Iran will maintain its influence on Iraq through the Shia parties. The acting Iranian foreign minister Ali Akbar Salehi arrived in Baghdad on the same day that Al Sadr returned. The US, however, will expect the new government to rubber-stamp their plans for a long-term military presence in the country. In an interview in The Wall Street Journal at the end of 2010, Al Maliki said that the expiry date of the present State of Forces Agreement (SOFA) on 31 December 2011 was an unalterable date on which ‘the last American soldier will leave Iraq’. However, several high ranking members of the Iraqi government and military have stated that Iraqi forces are not ready to take over responsibility for security without support and that if the US leave they would have to seek assistance from Iran or Russia. Iran has already offered troops. So, Al Maliki went on to say, ‘If the new government, with parliament’s approval, wanted to reach another agreement, with America, or another country, that’s another matter.’ He also pointed out that ‘security co-operation’ between the US and Iraq is already approved under the wider Strategic Framework Agreement. This would allow US forces to remain should the US provoke a crisis with Iran.
Throughout the autumn, Puneet Tanwar, senior director for the Gulf States, Iran and Iraq on the US National Security Council, was already meeting with senior Iraqi civilian and military officials to discuss ways to sidestep SOFA. One proposal was to retain around 15,000 combat troops, under cover of the State Department force, to provide security for US officials in Baghdad, Kirkuk, Erbil, Mosul and Basra.

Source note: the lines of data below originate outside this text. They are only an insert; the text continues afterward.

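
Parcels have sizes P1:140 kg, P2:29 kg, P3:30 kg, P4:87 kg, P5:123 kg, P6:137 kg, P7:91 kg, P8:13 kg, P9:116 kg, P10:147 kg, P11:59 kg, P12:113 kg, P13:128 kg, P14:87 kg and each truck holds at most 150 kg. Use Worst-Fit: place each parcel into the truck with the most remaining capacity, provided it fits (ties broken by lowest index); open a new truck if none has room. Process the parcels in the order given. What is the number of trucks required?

10

Put P1 (140 kg) in truck 1; 10 kg remain.
Put P2 (29 kg) in truck 2; 121 kg remain.
Put P3 (30 kg) in truck 2; 91 kg remain.
Put P4 (87 kg) in truck 2; 4 kg remain.
Put P5 (123 kg) in truck 3; 27 kg remain.
Put P6 (137 kg) in truck 4; 13 kg remain.
Put P7 (91 kg) in truck 5; 59 kg remain.
Put P8 (13 kg) in truck 5; 46 kg remain.
Put P9 (116 kg) in truck 6; 34 kg remain.
Put P10 (147 kg) in truck 7; 3 kg remain.
Put P11 (59 kg) in truck 8; 91 kg remain.
Put P12 (113 kg) in truck 9; 37 kg remain.
Put P13 (128 kg) in truck 10; 22 kg remain.
Put P14 (87 kg) in truck 8; 4 kg remain.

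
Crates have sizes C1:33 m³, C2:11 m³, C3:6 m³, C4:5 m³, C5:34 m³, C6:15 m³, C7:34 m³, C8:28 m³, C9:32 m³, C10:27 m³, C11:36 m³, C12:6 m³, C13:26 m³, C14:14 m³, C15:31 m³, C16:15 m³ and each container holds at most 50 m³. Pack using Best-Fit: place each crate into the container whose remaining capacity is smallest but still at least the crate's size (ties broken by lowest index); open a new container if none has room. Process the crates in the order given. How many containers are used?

container 1: place C1 (33 m³), 17 m³ left
container 1: place C2 (11 m³), 6 m³ left
container 1: place C3 (6 m³), 0 m³ left
container 2: place C4 (5 m³), 45 m³ left
container 2: place C5 (34 m³), 11 m³ left
container 3: place C6 (15 m³), 35 m³ left
container 3: place C7 (34 m³), 1 m³ left
container 4: place C8 (28 m³), 22 m³ left
container 5: place C9 (32 m³), 18 m³ left
container 6: place C10 (27 m³), 23 m³ left
container 7: place C11 (36 m³), 14 m³ left
container 2: place C12 (6 m³), 5 m³ left
container 8: place C13 (26 m³), 24 m³ left
container 7: place C14 (14 m³), 0 m³ left
container 9: place C15 (31 m³), 19 m³ left
container 5: place C16 (15 m³), 3 m³ left

9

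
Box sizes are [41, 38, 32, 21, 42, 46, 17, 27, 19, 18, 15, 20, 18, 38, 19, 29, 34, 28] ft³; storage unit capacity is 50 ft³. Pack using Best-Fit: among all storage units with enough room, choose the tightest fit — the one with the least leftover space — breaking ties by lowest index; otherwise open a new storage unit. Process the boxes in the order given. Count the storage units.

13 storage units

storage unit 1: place 41 ft³, 9 ft³ left
storage unit 2: place 38 ft³, 12 ft³ left
storage unit 3: place 32 ft³, 18 ft³ left
storage unit 4: place 21 ft³, 29 ft³ left
storage unit 5: place 42 ft³, 8 ft³ left
storage unit 6: place 46 ft³, 4 ft³ left
storage unit 3: place 17 ft³, 1 ft³ left
storage unit 4: place 27 ft³, 2 ft³ left
storage unit 7: place 19 ft³, 31 ft³ left
storage unit 7: place 18 ft³, 13 ft³ left
storage unit 8: place 15 ft³, 35 ft³ left
storage unit 8: place 20 ft³, 15 ft³ left
storage unit 9: place 18 ft³, 32 ft³ left
storage unit 10: place 38 ft³, 12 ft³ left
storage unit 9: place 19 ft³, 13 ft³ left
storage unit 11: place 29 ft³, 21 ft³ left
storage unit 12: place 34 ft³, 16 ft³ left
storage unit 13: place 28 ft³, 22 ft³ left
Final storage units: [41] [38] [32,17] [21,27] [42] [46] [19,18] [15,20] [18,19] [38] [29] [34] [28].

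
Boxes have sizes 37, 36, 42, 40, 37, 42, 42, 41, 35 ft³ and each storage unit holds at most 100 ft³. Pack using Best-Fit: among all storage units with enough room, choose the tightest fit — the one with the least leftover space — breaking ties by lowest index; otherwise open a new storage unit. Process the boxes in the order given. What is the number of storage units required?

5

Put 37 ft³ in storage unit 1; 63 ft³ remain.
Put 36 ft³ in storage unit 1; 27 ft³ remain.
Put 42 ft³ in storage unit 2; 58 ft³ remain.
Put 40 ft³ in storage unit 2; 18 ft³ remain.
Put 37 ft³ in storage unit 3; 63 ft³ remain.
Put 42 ft³ in storage unit 3; 21 ft³ remain.
Put 42 ft³ in storage unit 4; 58 ft³ remain.
Put 41 ft³ in storage unit 4; 17 ft³ remain.
Put 35 ft³ in storage unit 5; 65 ft³ remain.
Final storage units: [37,36] [42,40] [37,42] [42,41] [35].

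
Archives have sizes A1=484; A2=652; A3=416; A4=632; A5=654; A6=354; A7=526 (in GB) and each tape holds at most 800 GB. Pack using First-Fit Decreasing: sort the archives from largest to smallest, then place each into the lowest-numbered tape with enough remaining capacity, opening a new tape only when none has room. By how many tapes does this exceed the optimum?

First-Fit Decreasing: [654] [652] [632] [526] [484] [416,354] → 6 tapes.
6 archives exceed 400 GB (half the capacity), and no two of those can share a tape, so at least 6 tapes are needed.
So 6 is already optimal.

0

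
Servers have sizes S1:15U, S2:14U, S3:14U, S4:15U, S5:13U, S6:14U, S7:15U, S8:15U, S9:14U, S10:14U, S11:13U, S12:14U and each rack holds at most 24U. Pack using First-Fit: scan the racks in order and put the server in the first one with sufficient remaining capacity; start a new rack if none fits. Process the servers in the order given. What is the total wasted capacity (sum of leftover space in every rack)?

118

rack 1: place S1 (15U), 9U left
rack 2: place S2 (14U), 10U left
rack 3: place S3 (14U), 10U left
rack 4: place S4 (15U), 9U left
rack 5: place S5 (13U), 11U left
rack 6: place S6 (14U), 10U left
rack 7: place S7 (15U), 9U left
rack 8: place S8 (15U), 9U left
rack 9: place S9 (14U), 10U left
rack 10: place S10 (14U), 10U left
rack 11: place S11 (13U), 11U left
rack 12: place S12 (14U), 10U left
12 racks × 24U = 288U; used 170U; unused 118U.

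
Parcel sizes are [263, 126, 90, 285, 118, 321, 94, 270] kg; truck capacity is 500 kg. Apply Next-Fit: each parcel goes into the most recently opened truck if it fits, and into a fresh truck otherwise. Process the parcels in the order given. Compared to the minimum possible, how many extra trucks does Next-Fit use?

0

Next-Fit: [263,126,90] [285,118] [321,94] [270] → 4 trucks.
Total size 1567 kg; any packing needs at least ⌈1567/500⌉ = 4 trucks.
So 4 is already optimal.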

Another was to augment the special operations force because it is not publicly acknowledged to be in Iraq. Commander of US forces General Odierno, who has deployed the 4th division along the Kurdish/Arab line in northern Iraq, where conflict is expected in the next two years, suggested the troops could remain there under the auspices of the UN.
In his homecoming speech Al Sadr called on his supporters to maintain strong but opposition to the US occupation and reiterated that the SOFA deadline was not negotiable. In any vote in the Iraqi parliament, however, the supporters of Al Maliki and Allawi, combined with the Kurds, would have a majority.